# Forum Home Renovation General Odds & Sods  Help cleaning cafe blinds.

## sallyanne

Good day everyone, I have a big problem with a kind of cream coloured "mould" on cafe blinds. It is mostly in the extension piece that is a double thickness. We have tried to spray a 50/50 bleach and water mix into the section but to no avail.It is in the full sun so it's not because it's shaded e.g. There are also small areas starting on the outside of one blind. They have been washed down on a regular basis and I do them with the spray vuplex as recommended. Hoping someone may be able to advise how to remove this problem. many thanks. Sallyanne

----------


## David.Elliott

oxidisation of the clear plastic material making it opaque?  
I cannot figure how mould could survive in full sun. 
But I stand to be corrected...

----------


## sallyanne

Thanks for the reply David. The problem is there are approx 4" extension pieces (to make blinds fit space between posts) these are 2 pieces of the plastic giving a double tube, for better word. It is inside this tube where the problem is. It may not be mould but a fungus type stuff of some sort. Thought pic may help but not very clear on here.
. thanks for any help.

----------


## goldie1

Is there any way it could be something leaching down from above it ?

----------


## gpkennedy

> Is there any way it could be something leaching down from above it ?

  It looks like the poo of some critter, put on a hat and check out if there are any critters living somewhere near the top of the blind.

----------


## sallyanne

> Is there any way it could be something leaching down from above it ?

  
Hi Goldie, no its an open colourbond patio. Only thing may be a bit of rain, but it's open at the bottom so it should drain.

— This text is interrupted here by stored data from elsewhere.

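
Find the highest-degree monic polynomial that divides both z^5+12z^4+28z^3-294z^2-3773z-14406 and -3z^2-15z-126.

z^2+5z+42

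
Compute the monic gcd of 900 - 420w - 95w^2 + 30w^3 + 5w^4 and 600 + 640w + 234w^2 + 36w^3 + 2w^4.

Apply the Euclidean algorithm:
  5w^4 + 30w^3 - 95w^2 - 420w + 900 = (5/2)(2w^4 + 36w^3 + 234w^2 + 640w + 600) + (-60w^3 - 680w^2 - 2020w - 600)
  2w^4 + 36w^3 + 234w^2 + 640w + 600 = (-(1/30)w - 2/9)(-60w^3 - 680w^2 - 2020w - 600) + ((140/9)w^2 + (1540/9)w + 1400/3)
  -60w^3 - 680w^2 - 2020w - 600 = (-(27/7)w - 9/7)((140/9)w^2 + (1540/9)w + 1400/3) + (0)
Last nonzero remainder: (140/9)w^2 + (1540/9)w + 1400/3. Dividing through by 140/9 gives the monic gcd w^2 + 11w + 30.

30 + 11w + w^2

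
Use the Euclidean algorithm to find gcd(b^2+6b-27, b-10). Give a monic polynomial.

1

By polynomial division,
  b^2+6b-27 = (b+16)(b-10) + (133)
  b-10 = ((1/133)b-10/133)(133) + (0)
The last nonzero remainder is the constant 133, so the polynomials are coprime and gcd = 1.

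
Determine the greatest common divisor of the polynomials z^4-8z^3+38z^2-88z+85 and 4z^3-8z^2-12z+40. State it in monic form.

Apply the Euclidean algorithm:
  z^4-8z^3+38z^2-88z+85 = ((1/4)z-3/2)(4z^3-8z^2-12z+40) + (29z^2-116z+145)
  4z^3-8z^2-12z+40 = ((4/29)z+8/29)(29z^2-116z+145) + (0)
Last nonzero remainder: 29z^2-116z+145. Dividing through by 29 gives the monic gcd z^2-4z+5.

z^2-4z+5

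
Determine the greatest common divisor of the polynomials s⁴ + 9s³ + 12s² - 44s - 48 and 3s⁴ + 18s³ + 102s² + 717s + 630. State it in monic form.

s² + 7s + 6

Apply the Euclidean algorithm:
  s⁴ + 9s³ + 12s² - 44s - 48 = (1/3)(3s⁴ + 18s³ + 102s² + 717s + 630) + (3s³ - 22s² - 283s - 258)
  3s⁴ + 18s³ + 102s² + 717s + 630 = (s + 40/3)(3s³ - 22s² - 283s - 258) + ((2035/3)s² + (14245/3)s + 4070)
  3s³ - 22s² - 283s - 258 = ((9/2035)s - 129/2035)((2035/3)s² + (14245/3)s + 4070) + (0)
Last nonzero remainder: (2035/3)s² + (14245/3)s + 4070. Dividing through by 2035/3 gives the monic gcd s² + 7s + 6.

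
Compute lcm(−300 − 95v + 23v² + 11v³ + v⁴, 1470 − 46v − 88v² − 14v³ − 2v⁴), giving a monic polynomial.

Repeated division with remainder:
  v⁴ + 11v³ + 23v² − 95v − 300 = (−1/2)(−2v⁴ − 14v³ − 88v² − 46v + 1470) + (4v³ − 21v² − 118v + 435)
  −2v⁴ − 14v³ − 88v² − 46v + 1470 = (−(1/2)v − 49/8)(4v³ − 21v² − 118v + 435) + (−(2205/8)v² − (2205/4)v + 33075/8)
  4v³ − 21v² − 118v + 435 = (−(32/2205)v + 232/2205)(−(2205/8)v² − (2205/4)v + 33075/8) + (0)
Last nonzero remainder: −(2205/8)v² − (2205/4)v + 33075/8. Dividing through by −2205/8 gives the monic gcd v² + 2v − 15.
Then lcm(f, g) = f·g / gcd(f, g); expanding and making the result monic gives the answer.

−14700 − 6155v + 352v² + 559v³ + 127v⁴ + 16v⁵ + v⁶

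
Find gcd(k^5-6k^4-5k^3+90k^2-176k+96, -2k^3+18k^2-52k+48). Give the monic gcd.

Apply the Euclidean algorithm:
  k^5-6k^4-5k^3+90k^2-176k+96 = (-(1/2)k^2-(3/2)k+2)(-2k^3+18k^2-52k+48) + (0)
Last nonzero remainder: -2k^3+18k^2-52k+48. Dividing through by -2 gives the monic gcd k^3-9k^2+26k-24.

k^3-9k^2+26k-24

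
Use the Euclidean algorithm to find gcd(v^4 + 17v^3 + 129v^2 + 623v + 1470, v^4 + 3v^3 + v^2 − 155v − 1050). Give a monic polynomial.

Repeated division with remainder:
  v^4 + 17v^3 + 129v^2 + 623v + 1470 = (v^4 + 3v^3 + v^2 − 155v − 1050) + (14v^3 + 128v^2 + 778v + 2520)
  v^4 + 3v^3 + v^2 − 155v − 1050 = ((1/14)v − 43/98)(14v^3 + 128v^2 + 778v + 2520) + ((78/49)v^2 + (312/49)v + 390/7)
  14v^3 + 128v^2 + 778v + 2520 = ((343/39)v + 588/13)((78/49)v^2 + (312/49)v + 390/7) + (0)
Last nonzero remainder: (78/49)v^2 + (312/49)v + 390/7. Dividing through by 78/49 gives the monic gcd v^2 + 4v + 35.

v^2 + 4v + 35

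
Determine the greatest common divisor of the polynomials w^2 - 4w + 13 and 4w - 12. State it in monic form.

Repeated division with remainder:
  w^2 - 4w + 13 = ((1/4)w - 1/4)(4w - 12) + (10)
  4w - 12 = ((2/5)w - 6/5)(10) + (0)
The last nonzero remainder is the constant 10, so the polynomials are coprime and gcd = 1.

1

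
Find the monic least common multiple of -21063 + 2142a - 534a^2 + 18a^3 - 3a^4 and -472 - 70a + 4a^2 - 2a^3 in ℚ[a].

Euclidean algorithm in ℚ[a]:
  -3a^4 + 18a^3 - 534a^2 + 2142a - 21063 = ((3/2)a - 6)(-2a^3 + 4a^2 - 70a - 472) + (-405a^2 + 2430a - 23895)
  -2a^3 + 4a^2 - 70a - 472 = ((2/405)a + 8/405)(-405a^2 + 2430a - 23895) + (0)
Last nonzero remainder: -405a^2 + 2430a - 23895. Dividing through by -405 gives the monic gcd a^2 - 6a + 59.
Then lcm(f, g) = f·g / gcd(f, g); expanding and making the result monic gives the answer.

28084 + 4165a - 2a^2 + 154a^3 - 2a^4 + a^5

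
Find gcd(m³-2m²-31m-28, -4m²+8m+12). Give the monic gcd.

m+1

Repeated division with remainder:
  m³-2m²-31m-28 = (-(1/4)m)(-4m²+8m+12) + (-28m-28)
  -4m²+8m+12 = ((1/7)m-3/7)(-28m-28) + (0)
Last nonzero remainder: -28m-28. Dividing through by -28 gives the monic gcd m+1.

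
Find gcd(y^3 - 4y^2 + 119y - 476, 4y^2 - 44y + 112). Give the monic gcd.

By polynomial division,
  y^3 - 4y^2 + 119y - 476 = ((1/4)y + 7/4)(4y^2 - 44y + 112) + (168y - 672)
  4y^2 - 44y + 112 = ((1/42)y - 1/6)(168y - 672) + (0)
Last nonzero remainder: 168y - 672. Dividing through by 168 gives the monic gcd y - 4.

y - 4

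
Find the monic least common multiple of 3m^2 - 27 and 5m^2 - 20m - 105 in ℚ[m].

m^3 - 7m^2 - 9m + 63

By polynomial division,
  3m^2 - 27 = (3/5)(5m^2 - 20m - 105) + (12m + 36)
  5m^2 - 20m - 105 = ((5/12)m - 35/12)(12m + 36) + (0)
Last nonzero remainder: 12m + 36. Dividing through by 12 gives the monic gcd m + 3.
Then lcm(f, g) = f·g / gcd(f, g); expanding and making the result monic gives the answer.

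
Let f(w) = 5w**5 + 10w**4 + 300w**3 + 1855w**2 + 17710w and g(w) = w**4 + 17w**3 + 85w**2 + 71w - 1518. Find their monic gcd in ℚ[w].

By polynomial division,
  5w**5 + 10w**4 + 300w**3 + 1855w**2 + 17710w = (5w - 75)(w**4 + 17w**3 + 85w**2 + 71w - 1518) + (1150w**3 + 7875w**2 + 30625w - 113850)
  w**4 + 17w**3 + 85w**2 + 71w - 1518 = ((1/1150)w + 467/52900)(1150w**3 + 7875w**2 + 30625w - 113850) + (-(23595/2116)w**2 - (212355/2116)w - 23595/46)
  1150w**3 + 7875w**2 + 30625w - 113850 = (-(486680/4719)w + 31740/143)(-(23595/2116)w**2 - (212355/2116)w - 23595/46) + (0)
Last nonzero remainder: -(23595/2116)w**2 - (212355/2116)w - 23595/46. Dividing through by -23595/2116 gives the monic gcd w**2 + 9w + 46.

w**2 + 9w + 46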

It's hard to know what to use without damaging the plastic material.

----------


## sallyanne

> It looks like the poo of some critter, put on a hat and check out if there are any critters living somewhere near the top of the blind.

  It definitely looks like a growing fungus stuff. If the heat didn't kill it, I wondered if COLD might!! I may put affected piece in freezer to see if that helps. cheers.

----------


## phild01

Maybe hose it out with pressure, then try and get some napi-san onto it, leave and pressure hose again.

----------


## jatt

All the usual disclaimers. 
Yeah those clear PVC blinds are a bugger to try and clean without scratching. 
Clean cold water, get as much grit off as you can before doing anything.  There is a product around, think its called Vu Plex that's designed for clear PVC. 
Not gunna guarantee it will work.  Testing in an inconspicious place blah blah......  the usual crap.

----------


## sallyanne

Thanks for the help. We have put it in the too hard basket. Decided it was cheaper to buy new extension piece than all the cleaning products. Managed to get my hand down into "tube" and scrubbed it with soapy water and bleach, didn't budge. It really looks like it is *in* the plastic, there is a bit starting inside the welded seam where the blind was joined. Maybe a bad batch??? We have another piece of a different brand and  a charcoal colour, put up at the same time, it's perfect. thanks again for the advice offered. Sal

----------